Portia Roberson, who heads the city’s Department of Human Rights, which oversees enforcement of the hiring requirements, said the amendment has been a focus of the mayor and staff is actively working on it.

“We want to look at internal contracts when we hire contractors or subcontractors to do park renovations, road projects or water and sewer line projects,” she said. “It’s a place to get more opportunities to more Detroiters, not just relying on outside (projects).”

The city has about $1.4 billion — primarily in state, federal and bond dollars — dedicated toward capital projects over the next five years. The outlook is detailed in Duggan’s first charter-mandated Capital Agenda, which is framed around Detroit’s recovery out of bankruptcy and the need to rebuild its aging infrastructure to support population growth and neighborhoods.

About $488 million is tied to Detroit Water and Sewerage Department bonding, a November agenda notes.

DWSD Director Gary Brown said the department will spend about $100 million annually the next several years to rebuild water infrastructure and will soon select a project manager to oversee DWSD’s capital improvement plan. That contract, he said, will include provisions for incubators for Detroit-based businesses to help them participate.

Brown supports expanding hiring requirements and plans to start training centers of his own at DWSD, in partnership with unions to prepare the workforce for the jobs.

“DWSD wants to be an anchor institution in the community that helps to solve problems. We’re not just this utility that sends out a bill for service and collects money,” he said. “We want to help solve problems and the problems in Detroit are jobs. We’ll step up to whatever mandates are put in place.”

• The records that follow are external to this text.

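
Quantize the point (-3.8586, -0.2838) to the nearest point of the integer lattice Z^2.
(-4, 0)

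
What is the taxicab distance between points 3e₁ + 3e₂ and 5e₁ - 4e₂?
9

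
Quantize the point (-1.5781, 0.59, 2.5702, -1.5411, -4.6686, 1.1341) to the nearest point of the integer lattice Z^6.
(-2, 1, 3, -2, -5, 1)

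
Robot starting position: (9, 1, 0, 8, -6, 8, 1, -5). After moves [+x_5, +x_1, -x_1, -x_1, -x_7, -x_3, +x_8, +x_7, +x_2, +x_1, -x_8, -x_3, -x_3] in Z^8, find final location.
(9, 2, -3, 8, -5, 8, 1, -5)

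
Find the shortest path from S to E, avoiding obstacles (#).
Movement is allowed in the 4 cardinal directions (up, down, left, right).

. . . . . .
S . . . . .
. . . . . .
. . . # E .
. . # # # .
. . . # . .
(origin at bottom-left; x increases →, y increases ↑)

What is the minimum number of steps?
6
(one shortest path: (0, 4) → (1, 4) → (2, 4) → (3, 4) → (4, 4) → (4, 3) → (4, 2))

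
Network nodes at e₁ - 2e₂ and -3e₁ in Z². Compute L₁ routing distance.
6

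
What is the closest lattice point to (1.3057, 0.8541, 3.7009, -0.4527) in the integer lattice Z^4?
(1, 1, 4, 0)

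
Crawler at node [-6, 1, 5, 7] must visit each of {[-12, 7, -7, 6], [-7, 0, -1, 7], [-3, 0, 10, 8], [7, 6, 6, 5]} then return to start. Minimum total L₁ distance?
94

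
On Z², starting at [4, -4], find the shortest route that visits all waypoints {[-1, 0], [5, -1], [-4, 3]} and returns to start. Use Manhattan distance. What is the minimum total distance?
32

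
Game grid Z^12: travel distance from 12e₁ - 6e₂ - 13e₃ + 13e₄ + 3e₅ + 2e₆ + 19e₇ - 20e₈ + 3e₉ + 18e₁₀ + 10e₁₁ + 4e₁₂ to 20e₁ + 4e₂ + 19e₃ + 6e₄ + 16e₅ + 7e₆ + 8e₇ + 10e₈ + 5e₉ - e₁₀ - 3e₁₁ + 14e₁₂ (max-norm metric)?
32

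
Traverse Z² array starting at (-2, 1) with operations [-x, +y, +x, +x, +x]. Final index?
(0, 2)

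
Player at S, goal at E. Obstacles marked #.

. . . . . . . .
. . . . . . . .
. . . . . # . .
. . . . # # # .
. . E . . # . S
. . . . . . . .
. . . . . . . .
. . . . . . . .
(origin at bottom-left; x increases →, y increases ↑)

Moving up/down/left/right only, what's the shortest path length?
7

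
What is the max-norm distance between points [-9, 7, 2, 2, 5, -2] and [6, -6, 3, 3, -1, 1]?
15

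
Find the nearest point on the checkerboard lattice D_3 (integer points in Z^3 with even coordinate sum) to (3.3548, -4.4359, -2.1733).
(3, -5, -2)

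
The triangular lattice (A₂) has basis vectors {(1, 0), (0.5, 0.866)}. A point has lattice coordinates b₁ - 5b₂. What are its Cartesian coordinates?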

Earlier this year, contractors building the new Red Wings arena were fined a total of $675,000 for failing to hire enough Detroit residents at the construction site, according to a collection of monthly reports released in October.

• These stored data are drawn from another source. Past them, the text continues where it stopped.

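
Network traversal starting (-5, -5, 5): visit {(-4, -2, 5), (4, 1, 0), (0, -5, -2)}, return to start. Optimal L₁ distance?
44
(one optimal route: (-5, -5, 5) → (-4, -2, 5) → (4, 1, 0) → (0, -5, -2) → (-5, -5, 5))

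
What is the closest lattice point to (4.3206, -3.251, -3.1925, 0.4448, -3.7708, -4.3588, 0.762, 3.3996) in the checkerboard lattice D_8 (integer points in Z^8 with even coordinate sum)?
(4, -3, -3, 0, -4, -4, 1, 3)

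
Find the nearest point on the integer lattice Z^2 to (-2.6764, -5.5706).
(-3, -6)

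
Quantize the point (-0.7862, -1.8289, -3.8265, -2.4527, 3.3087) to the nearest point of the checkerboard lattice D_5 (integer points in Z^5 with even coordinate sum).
(-1, -2, -4, -2, 3)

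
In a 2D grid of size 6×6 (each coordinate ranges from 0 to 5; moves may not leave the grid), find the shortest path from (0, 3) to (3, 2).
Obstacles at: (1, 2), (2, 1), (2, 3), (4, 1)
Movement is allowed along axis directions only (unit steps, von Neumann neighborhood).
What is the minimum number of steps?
6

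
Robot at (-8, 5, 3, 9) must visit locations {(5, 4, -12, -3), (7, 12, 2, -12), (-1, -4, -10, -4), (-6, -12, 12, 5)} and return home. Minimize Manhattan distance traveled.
170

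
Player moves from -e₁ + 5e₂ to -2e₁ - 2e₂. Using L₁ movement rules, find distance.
8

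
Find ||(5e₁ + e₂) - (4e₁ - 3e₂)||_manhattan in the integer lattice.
5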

The contractors paid a total of $553,000 of the fines, according to the data. The money has gone toward a workforce training fund earmarked for city job training programs, such as Grow Detroit’s Young Talent, an initiative that connected more than 8,000 young people with local employers for jobs this summer.

Roberson said Olympia held job fairs and sessions with contractors and subcontractors for the arena work. The hiring goal was a big one, she’s said, and the contractors are doing what they can to meet the number.

The $627.5 million, 20,000-plus-seat Little Caesars Arena opens next year and is the centerpiece of the planned 50-block entertainment district, called District Detroit.

Olympia, however, surpassed its other goal of awarding at least 30 percent of the construction contracts to Detroit businesses.

In its ongoing work on the arena and surrounding retail and office space, Olympia said its awarded more than $300 million worth of total contracts — nearly 60 percent — to Detroit-based businesses. Nearly $500 million, or more than 90 percent, of contracts have been awarded to Michigan-based companies.

Before Roberson took over the Human Rights Department under the Duggan administration, there hadn’t been compliance on enforcement for about a decade. Duggan, she said, tasked her with making sure development agreements were followed.

The intended amendment, she said, will put the hiring order back in line with its original intent when first enacted by former Mayor Coleman A. Young in the 1980s.

Councilwoman Raquel Castaneda-Lopez said she wholeheartedly supports efforts to hire more Detroit residents.

“We just need to make sure that the support is not just for the requirement of jobs but also for investment in training programs to train people to be qualified,” she said. “We need to bring this back to our schools to be able to make sure we have a trained skilled workforce to be able to meet the demands.”

Jason Cole, executive director of the Michigan Minority Contractor Association, said contractors often face challenges finding qualified Detroit-based workers. Two contributing obstacles, he said, are the city’s long troubled public school system and steep car insurance rates.

“Until those two major things are fixed, it’s going to continue to be a problem,” he said.